Specal focuses on this stored information, which relates to the past when the person was capable and felt in control, and uses that to engender feelings of well-being. Doing this relies on understanding an individual’s past, especially their enthusiasms, and plugging into what’s there, protecting them from needing new information. If someone enjoyed growing vegetables, ferreting out the expressions they use that relate to that and using them regularly not only enables them to make sense of what is happening to them, but makes them feel safe, in control and induces calm. Something like showing them a packet of seeds or saying, “The carrots will be coming along nicely,” can be used to get them to a table for a meal, or to the bathroom.”
Above all, Penny insists, don’t ask questions, don’t contradict. “That throws them on to today’s page of pictures, which is blank, so they don’t have the answers. It’s as though their memory is an artificial leg. If you argue with them about their inability to recall the present you’re kicking that away, pointing out their disability and rendering them incompetent. The carer has to understand that it’s he or she who has got to change.”

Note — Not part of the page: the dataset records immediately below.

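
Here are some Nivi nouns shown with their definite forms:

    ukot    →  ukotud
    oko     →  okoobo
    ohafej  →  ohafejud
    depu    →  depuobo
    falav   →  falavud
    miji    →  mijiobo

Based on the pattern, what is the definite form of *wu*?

Looking at the final sound of each stem: -ud when the stem ends in a consonant (*ukot*, *ohafej*, *falav*); -obo when the stem ends in a vowel (*oko*, *depu*, *miji*).
Since the final sound of *wu* is /u/ (a vowel), it takes -obo, giving *wuobo*.

wuobo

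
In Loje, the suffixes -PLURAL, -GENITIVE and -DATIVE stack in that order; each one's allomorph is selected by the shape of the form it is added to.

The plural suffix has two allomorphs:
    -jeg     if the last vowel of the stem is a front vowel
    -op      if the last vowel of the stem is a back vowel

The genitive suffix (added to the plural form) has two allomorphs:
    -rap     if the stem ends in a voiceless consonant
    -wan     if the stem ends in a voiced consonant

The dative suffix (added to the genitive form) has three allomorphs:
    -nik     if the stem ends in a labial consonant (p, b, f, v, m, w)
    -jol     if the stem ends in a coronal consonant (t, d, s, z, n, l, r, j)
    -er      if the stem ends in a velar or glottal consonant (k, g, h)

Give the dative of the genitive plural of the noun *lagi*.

lagijegwanjol

*lagi* — last vowel /i/ (a front vowel) → -jeg → *lagijeg*.
Since the final consonant of the plural form *lagijeg* is /g/ (voiced), it takes -wan, giving *lagijegwan*.
Since the final consonant of the genitive form *lagijegwan* is /n/ (coronal), it takes -jol, giving *lagijegwanjol*.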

Isn’t it unethical to collude with people who think they are waiting for a flight when they are in the doctor’s surgery? “Which is the more unethical?” Penny counters. “To insist that they find something that isn’t in their memory? Or to use what they have got and make as good a match as they can?”
Oliver James believes that it is unethical not to facilitate the happier state, and points out that there is a cultural inconsistency here as most adults are happy to encourage children to believe in tooth fairies and Father Christmas.
“In psychiatric terms, there is a world of difference between somebody claiming to be Queen Victoria, and somebody describing a memory,” he says. “If somebody is experiencing a past in their present and that is giving them wellbeing, where is the ethical case for potentially starting off a cycle of loss of self-confidence and fear of madness? That’s what happens when you impose your version of reality on theirs.”
Specal has been endorsed by the Royal College of Nursing and the Alzheimer’s Society, and carers who have used it have reported a plateau of decline in their clients. Penny believes that this is because Specal clients no longer feel frightened by a world that they can’t understand. Carers also benefit from the lack of stress, she says, and Specal obviates the need for antipsychotic drugs, which subdue 100,000 of the 244,000 people with dementia living in care homes. There are also considerable cost savings associated with Specal’s reduction of the use of acute medical care.
Its weakness is that as yet there is only anecdotal evidence to show that it works. Dorothy Johnson died in 1984; 25 years later Penny and her son-in-law know that a scientific validation of the procedures that she initiated is a high priority.